Following its pledge to let users shuttle their Google data from one repository to another, Google has begun allowing users to export multiple Google Docs at the same time. Microsoft meanwhile released documentation for the .pst file format for its Microsoft Office Outlook e-mail application.
Power users of Google Docs may want to take dozens, hundreds or even thousands of files from Google Docs from Google Apps and move them to another repository. But these users don't have the time to move each document piecemeal. The "Convert, Zip and Download" Docs batch export utility lets Google Docs users select multiple files and then click on "Export" from the "More Actions" menu in Docs.
Users then pick the format they desire -- Microsoft Word, PDF, etc. -- for the files they want to export. To complete the task and receive a zip file with all of their Docs, users simply click "Continue."
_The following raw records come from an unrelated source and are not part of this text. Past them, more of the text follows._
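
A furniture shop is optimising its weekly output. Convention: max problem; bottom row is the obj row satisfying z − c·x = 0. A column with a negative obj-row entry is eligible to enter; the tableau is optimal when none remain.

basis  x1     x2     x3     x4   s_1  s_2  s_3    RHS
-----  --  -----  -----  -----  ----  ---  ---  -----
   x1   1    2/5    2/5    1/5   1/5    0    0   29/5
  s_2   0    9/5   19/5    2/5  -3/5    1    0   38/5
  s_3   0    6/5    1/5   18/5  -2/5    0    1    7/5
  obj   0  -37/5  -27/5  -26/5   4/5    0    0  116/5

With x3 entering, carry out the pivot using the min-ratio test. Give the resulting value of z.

Ratio test on column x3 — row 1: (29/5)/(2/5) = 29/2; row 2: (38/5)/(19/5) = 2; row 3: (7/5)/(1/5) = 7. Minimum is 2 at row 2 (s_2 leaves); pivot element 19/5.
Pivot on row 2; the obj-row RHS becomes 116/5 − (-27/5)·2 = 34.

34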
Because it can take several minutes to export large amounts of files, the Google Docs team added an "E-mail when ready" option that sends users a link when the zip file is ready. Currently, Google said users can export up to 500 megabytes of content in a single zip file. That covers some 20,000 typical files, give or take.
The Docs team, which launched a major refresh earlier this month, including multi-file upload, also added indicators on whether they've "viewed" an item or not.
"Unviewed" files are in bold, while "viewed" files are not. A "New!" indicator is displayed when items are initially shared to users. When an item is first shared, it will be bold and marked as "New!". Once that item has been viewed it will be listed normally, said Google Docs Product Manager Vijay Bangaru.
Google is billing its "Convert, Zip and Download" utility as the "first major offensive on the Data Liberation Front," a group of Google engineers that teach consumers how they can move data into and out of Google applications.